How to Make Your Competition Pay for Mistakes

I end all my columns with “A rising tide lifts all boats. Let’s be that tide.” And I mean it, too. If we can find ways to grow our individual corners of the fishing industry we all benefit, and where that means working together we should be looking for ways to do exactly that.

But it’s easy for me to say that sitting in my office, not behind the counter of a retail store. I’m aware of the fact that you’re out there in the trenches, slugging it out with Bob’s Tacklepalooza and Dave’s Creel-o-Values. Those guys never let up! It’s a sale here, a special offer there. You’re cordial with them, but there’s clearly no love lost.

That’s why I want you to look for ways to capitalize on their mistakes.

Everybody makes mistakes, it’s just that your competition should pay for theirs.

So how can you make that happen?

For starters, you need to be alert for them. How do you know if Larry’s Tackle Barn has screwed up if you don’t know what Larry’s been up to, what Larry is stocking — or not stocking — and what Larry’s prices are at the moment. By staying up to speed on your competition, you create the opportunity to pounce when a mistake has been made. (Pro tip: this goes for the digital realm, too. Set up a Google Alert on their business name. That will let you know when someone says something online about them. If you have a Facebook page, monitor theirs.)

If you look at their business activities, cringe and say, “I wouldn’t have done that,” it’s time to act.

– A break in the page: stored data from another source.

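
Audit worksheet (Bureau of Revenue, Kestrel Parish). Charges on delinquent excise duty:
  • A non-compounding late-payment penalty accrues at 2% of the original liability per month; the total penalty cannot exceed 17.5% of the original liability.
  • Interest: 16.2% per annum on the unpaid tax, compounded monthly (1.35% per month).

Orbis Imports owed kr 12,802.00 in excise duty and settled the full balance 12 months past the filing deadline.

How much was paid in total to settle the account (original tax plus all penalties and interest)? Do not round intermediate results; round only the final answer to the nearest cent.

kr 17,277.41

Penalty (uncapped): 12 × 2% × kr 12,802.00 = kr 3,072.48; cap = 17.5% × kr 12,802.00 = kr 2,240.35 → penalty = kr 2,240.35
Interest: kr 12,802.00 × ((1 + 0.0135)^12 − 1) = kr 12,802.00 × 0.1745866… = kr 2,235.0575…
Total = kr 12,802.00 + kr 2,240.3500 + kr 2,235.0575… = kr 17,277.41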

If your competition is out of the hottest baits in the area and you still have plenty, a sign out front can send folks your way. If you got a special deal on a popular new reel and can offer it for $15 less than the store down the road, that’s worth a mention, too.

If Harry’s Hooks ‘n’ Such is clearly on the wrong side of the fence when it comes to an important fisheries management or political issue, we defend his right to be an idiot and to speak his mind, but freedom of speech doesn’t mean freedom from consequences. A sign in front of your store that says “We support your right to …” or “We support our fishery” may be in order.

Making competitors pay for their mistakes is all about line drawing. On one side of the line — the good side, the positive side, the clear-thinking side — are you and your shop. The competition is on the other side — in no man’s land.

I’m not talking about beating them up for being different, and I’m not talking about bullying them. I’m talking about drawing a line in the business sand and showing that you’re on the right side.

One mistake your competition may be making is in the hours they keep. Are they really customer-friendly or do they open late and close early? If you can do better, don’t just note it on a small sign in your window. Scream it from the mountaintop. Tell everyone who cares that you’re “Open longer hours — when you need tackle!”

What about brands? Do you carry more or better brands than the competition? Emphasize that. “Bigger, better selection” or “We have X” might help. Remember to look for places to draw lines and make distinctions. If you’re doing something demonstrably better than the other guy, tell the world.

How about location? Is yours better? Is it more convenient? Is it safer? There are ways to tell that story, too.

Just about everything we do in business has consequences. Some things work, others don’t. While you need to maintain a laser focus on the moves you’re making, don’t forget to keep an eye on the competition. They just might be leaving the door wide open for you.

And if they’re not making errors of commission, it means they’re making errors of omission by doing nothing. If they’re resting on their laurels — real or imagined — jump on that. Do stuff!

  • Sponsor a tournament series or big fish contest.
  • Host the local fishing club meetings.
  • Get involved with the area fisheries management office.

If your competition is too lazy to do these things, you don’t want to make the same mistake.

Your competition may be bigger than you, better located than you and better connected than you, but they’re not perfect. When they make a mistake, it’s your job to make it cost them.

A rising tide lifts all boats. Let’s be that tide.